Счастье продлилось почти полгода. Хотя он это время с трудом назвал бы счастливым. Жить в неведении подчас гораздо тяжелее, чем принимать и переживать случившееся. Хотя, конечно, у несведущего всегда остается надежда. Человек лишился надежды через шесть бесконечных тревожных месяцев, когда ему наконец передали записку от старшей дочери. Ира писала, как всегда, коротко и сухо, хотя на свете вряд ли бывает что-то короче человеческой жизни. «Мама умерла», прочитал Человек, и по сравнению с этими двумя словами все его страхи разоблачения, вся его осторожность и конспирация показались такими ничтожными, такими мелкими и жалкими, что, не раздумывая ни секунды, он позвонил в аэропорт и забронировал билет на Москву (в конце концов, Майкл Райтман жил в Америке всю свою жизнь и уже мог себе позволить перелететь океан), а потом, даже не удосужившись добежать до автомата, прямо из калифорнийского дома, забыв о риске, набрал свой московский номер.

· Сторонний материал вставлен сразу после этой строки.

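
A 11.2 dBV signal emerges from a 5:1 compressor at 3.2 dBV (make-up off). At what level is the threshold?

1.2 dBV

Let T be the threshold. Output overshoot = (input overshoot)/R, so 3.2 − T = (11.2 − T)/5.
5·(3.2 − T) = 11.2 − T → 4·T = 16 − 11.2 = 4.8.
T = 4.8/4 = 1.2 dBV.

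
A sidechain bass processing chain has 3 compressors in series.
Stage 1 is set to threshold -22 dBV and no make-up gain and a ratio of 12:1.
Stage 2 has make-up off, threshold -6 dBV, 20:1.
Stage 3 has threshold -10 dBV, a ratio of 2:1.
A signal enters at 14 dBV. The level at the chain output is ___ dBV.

-19 dBV

Stage 1: overshoot 36 dB → 36/12 = 3 dB → -19 dBV.
Stage 2: below threshold (-19 ≤ -6); passes unchanged; output -19 dBV.
Stage 3: -19 dBV ≤ -10 dBV, so stage 3 doesn't engage; output -19 dBV.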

— Алло. — Голос был незнакомый.
— Позовите, пожалуйста, Иру, — пробормотал он неразборчиво.
— Кого?
— Иру, — на сей раз чуть громче.
— Извините, вы не туда попали.
Он набирал снова и снова, и всякий раз слышал сначала дружелюбное, потом удивленное и наконец раздраженное, но по-прежнему незнакомое «алло». Потом его осенило:
— Вы давно здесь живете?
— Снимаем, но собираемся покупать. Приобретем, как только хозяева вступят в права наследования, и тогда…
— Ира. Хозяйка. Мне нужна она.
— Ах, Ирочка? Что же вы сразу не сказали? Сейчас найду телефон. Пишите…
«Алло», прозвучавшее через пять минут, оказалось самым прекрасным звуком, который он услышал за последние несколько лет. Возможно, только плач едва появившегося на свет Пола затронул его душу сильнее.
— Это я, — только и смог произнести он и по мгновенно повисшему в трубке ледяному, тяжелому молчанию сразу понял: его узнали.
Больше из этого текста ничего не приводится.